TB is not easy to spread
TB is an infectious disease caused by bacteria that are passed from person to person through the air. TB is not easily spread; it’s much harder to spread than the cold or flu. It typically takes repeated and prolonged exposure in a confined indoor space to become infected with TB. Even in households with a contagious TB case, only about 1-in-3 close household contacts become infected.
Details on the evaluation
As a precaution, approximately 45 patients who may have been exposed to the patient with TB are being contacted by HMC, and staff who may have been exposed are being contacted as well. Exposed individuals will be screened by Harborview to determine if anyone has symptoms of active TB, as well as get TB testing to determine if they are infected with TB, but without symptoms (also called latent TB).
Active vs. latent TB
Unlike active TB disease, people with latent (or dormant) TB infection can’t spread it to others and are not ill with the disease. Approximately 100,000 people in King County have latent TB infection. While they aren’t contagious now, they could potentially have active TB in the future and also infect others. Approximately one in 10 people with latent TB infection will develop active TB in their lifetime.
Treatment for TB
The patient at HMC with active TB disease is receiving treatment, and is currently not a risk for infecting others. Most cases of active TB are readily treatable with antibiotics that are commonly available; treatment typically takes six to nine months. Drug-resistant strains require different antibiotics and may include a longer course of treatment (up to two years).
To become cured, a patient must complete the entire treatment, even after they are no longer infectious. If the treatment is interrupted before the bacteria are completely eliminated, TB can develop drug-resistance and become much harder to treat.

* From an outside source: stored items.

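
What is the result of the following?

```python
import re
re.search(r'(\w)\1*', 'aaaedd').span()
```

(0, 3)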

People at HMC who are identified to be infected with latent TB may be recommended for treatment, so that they do not develop the disease in the future.
More about TB
TB usually affects the lungs, but can affect lymph nodes, bones, joints, and other parts of the body. A person with active TB in the lungs can spread the disease by coughing or sneezing. In King County, 98 new cases of TB disease were reported in 2015. On average, two cases of TB disease are diagnosed in King County each week.
To learn more about signs, symptoms, and transmission of TB, visit the Centers for Disease Control and Prevention’s TB website.
TB program protects the community
Public Health – Seattle & King County’s TB Control Program ensures that people with active TB are diagnosed and cured, and that others in contact with them who are at highest risk of infection are screened, so that infections do not spread. This essential public health work improves the community’s health and saves money by controlling the spread of TB, preventing outbreaks, and preventing the development of multi-drug resistant TB that can be very expensive to treat.
TB is a global threat, with over two million deaths every year, as people in many parts of the world do not have access to treatment and effective TB control programs like we do in the United States. Because we are at a global crossroads in King County, we need to be constantly vigilant to prevent the spread of TB.